Rupture totale entre la France et le Burkina Faso : Paris retire ses diplomates et frappe fort

La tension entre la France et le Burkina Faso a atteint un point de non-retour. Paris a choisi de rompre définitivement ses relations diplomatiques avec Ouagadougou, une décision qui s’accompagne du retrait immédiat et complet de l’ensemble de son personnel diplomatique présent dans ce pays d’Afrique de l’Ouest.

Cette escalade sans précédent survient après l’annonce, le 26 juin, par le gouvernement militaire burkinabè dirigé par le capitaine Ibrahim Traoré, de la rupture des liens avec la France. Face à ce revirement, la diplomatie française a convoqué le représentant burkinabè à Paris le 30 juin pour lui notifier cette mesure radicale.

Dans un communiqué officiel, le ministère français des Affaires étrangères a exigé le départ de tous les diplomates burkinabè en poste en France sous sept jours, invoquant le principe de réciprocité. Une décision qui illustre la gravité de la crise entre les deux nations, déjà fragilisées depuis l’arrivée au pouvoir d’Ibrahim Traoré en septembre 2022.

Des accusations infondées et une réponse ferme

Le Burkina Faso a accusé la France de soutenir des groupes terroristes, une allégation catégoriquement rejetée par Paris.

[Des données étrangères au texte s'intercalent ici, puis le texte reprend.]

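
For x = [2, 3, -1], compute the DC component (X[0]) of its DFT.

X[0] = Σ(n=0 to 2) x[n] · ω_3^0 = Σ x[n]
= (2) + (3) + (-1)

X[0] = 4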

Le Quai d’Orsay a qualifié ces assertions de « complètement fausses », réaffirmant son opposition absolue à toute forme de terrorisme et son engagement indéfectible dans la lutte contre les groupes armés au Sahel.

Face à cette dégradation, la France a également appelé ses ressortissants résidant au Burkina Faso à redoubler de prudence, alors que plus de 2 000 Français y sont installés. De leur côté, plus de 6 000 Burkinabè vivent en France, soulignant l’importance des liens humains entre les deux pays.

Une politique de souveraineté qui éloigne Ouagadougou de Paris

Depuis le coup d’État de septembre 2022, le Burkina Faso adopte une ligne politique de plus en plus critique envers l’Occident, et notamment la France. Le gouvernement militaire a multiplié les mesures symboliques : expulsion de l’ambassadeur français, annulation des accords militaires et fin des opérations conjointes contre les groupes djihadistes.

Cette orientation a conduit Ouagadougou à se tourner vers de nouveaux partenaires, comme la Russie, la Turquie ou l’Iran, marquant un tournant stratégique dans sa politique étrangère. Une stratégie qui s’accompagne d’une rhétorique anti-française de plus en plus marquée, reflétant une volonté d’affirmation de souveraineté.

La rupture des relations diplomatiques et le retrait des diplomates français marquent ainsi une nouvelle étape dans cette crise, avec des conséquences encore incertaines pour la stabilité régionale et les populations des deux pays.